The court dismissed a petition filed by the husband seeking maintenance from his wife.
The petitioner had filed a petition seeking divorce and the wife too had filed a petition seeking restitution of conjugal rights. Subsequently, both had filed applications seeking maintenance. The husband claimed that after he lost the job following the onset of Covid-19, he had no means to maintain himself.
The wife, on the other hand, had claimed that the husband is working as an executive and also rented out certain properties. On October 31, 2022, the family court at Bengaluru rural district directed the husband to pay Rs 10,000 per month as interim maintenance and Rs 25,000 as litigation expenses.
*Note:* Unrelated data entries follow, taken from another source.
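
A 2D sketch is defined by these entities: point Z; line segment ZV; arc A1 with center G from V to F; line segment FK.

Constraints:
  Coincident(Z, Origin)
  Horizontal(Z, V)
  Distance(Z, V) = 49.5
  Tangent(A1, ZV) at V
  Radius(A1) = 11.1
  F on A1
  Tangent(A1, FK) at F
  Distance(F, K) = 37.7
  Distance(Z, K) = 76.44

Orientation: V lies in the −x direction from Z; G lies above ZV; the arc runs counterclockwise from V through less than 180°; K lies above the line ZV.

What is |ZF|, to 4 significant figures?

43.13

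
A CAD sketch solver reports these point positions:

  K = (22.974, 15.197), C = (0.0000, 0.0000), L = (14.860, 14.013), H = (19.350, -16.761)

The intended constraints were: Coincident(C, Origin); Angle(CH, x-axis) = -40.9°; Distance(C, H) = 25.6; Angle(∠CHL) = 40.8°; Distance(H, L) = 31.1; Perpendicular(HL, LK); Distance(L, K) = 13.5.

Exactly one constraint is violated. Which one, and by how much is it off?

Distance(L, K) = 13.5 — off by 5.30.

C = (0.00, 0.00) ✓; CH at -40.90° ✓; |CH| = 25.60 ✓; ∠CHL = 40.80° ✓; |HL| = 31.10 ✓; ∠(HL, LK) = 90.00° ✓; |LK| = 8.200 ✗.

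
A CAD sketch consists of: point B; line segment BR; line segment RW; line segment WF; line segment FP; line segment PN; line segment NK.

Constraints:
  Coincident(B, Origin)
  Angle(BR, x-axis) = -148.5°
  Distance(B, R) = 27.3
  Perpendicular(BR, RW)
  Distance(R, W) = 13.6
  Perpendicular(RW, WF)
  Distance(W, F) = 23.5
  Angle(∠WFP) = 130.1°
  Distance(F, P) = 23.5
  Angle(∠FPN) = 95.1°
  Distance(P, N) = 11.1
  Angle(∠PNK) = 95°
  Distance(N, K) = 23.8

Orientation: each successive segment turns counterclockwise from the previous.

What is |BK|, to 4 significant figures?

15.07

B is at the origin; BR runs at -148.5° with length 27.3, so R = (-23.28, -14.26). BR ⟂ RW, so RW runs at -58.50°; with |RW| = 13.6, W = (-16.17, -25.86). RW is perpendicular to WF, so WF runs at 31.50°; with |WF| = 23.5, F = (3.866, -13.58). ∠WFP = 130.1° gives FP at 81.40° from the x-axis; with |FP| = 23.5, P = (7.380, 9.654). ∠FPN = 95.1° gives PN at 166.3° from the x-axis; with |PN| = 11.1, N = (-3.404, 12.28). ∠PNK = 95.0° gives NK at -108.7° from the x-axis; with |NK| = 23.8, K = (-11.03, -10.26). Then |BK| = |K − B| = 15.07.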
The High Court cited the Anju Garg Vs Deepak Kumar Garg case in which the apex court held that if the husband is an able-bodied man, he cannot project the plea that he has no means to pay and it is necessary for any husband to earn by legitimate means and maintain the wife and the children, if any.
"Merely because he has lost his job on the onset of Covid-19, it cannot be held that he is incapable of earning. Therefore, it can be irrefutably concluded that the husband by his own conduct has decided to lead a leisurely life by seeking maintenance from the hands of the wife," the bench said.
The court said the application cannot be granted, saying the husband cannot afford to incapacitate himself and sustain an application under Section 24 of the Act to claim maintenance.
"This would be an anathema to the spirit of Section 24 of the Act. Therefore, the husband cannot seek any maintenance unless he would demonstrate such disability either physical or mental which incapacitates him from earning money by finding a job for himself. It is in fact the duty of an able bodied husband to maintain himself, the wife and the child, if any," the court said.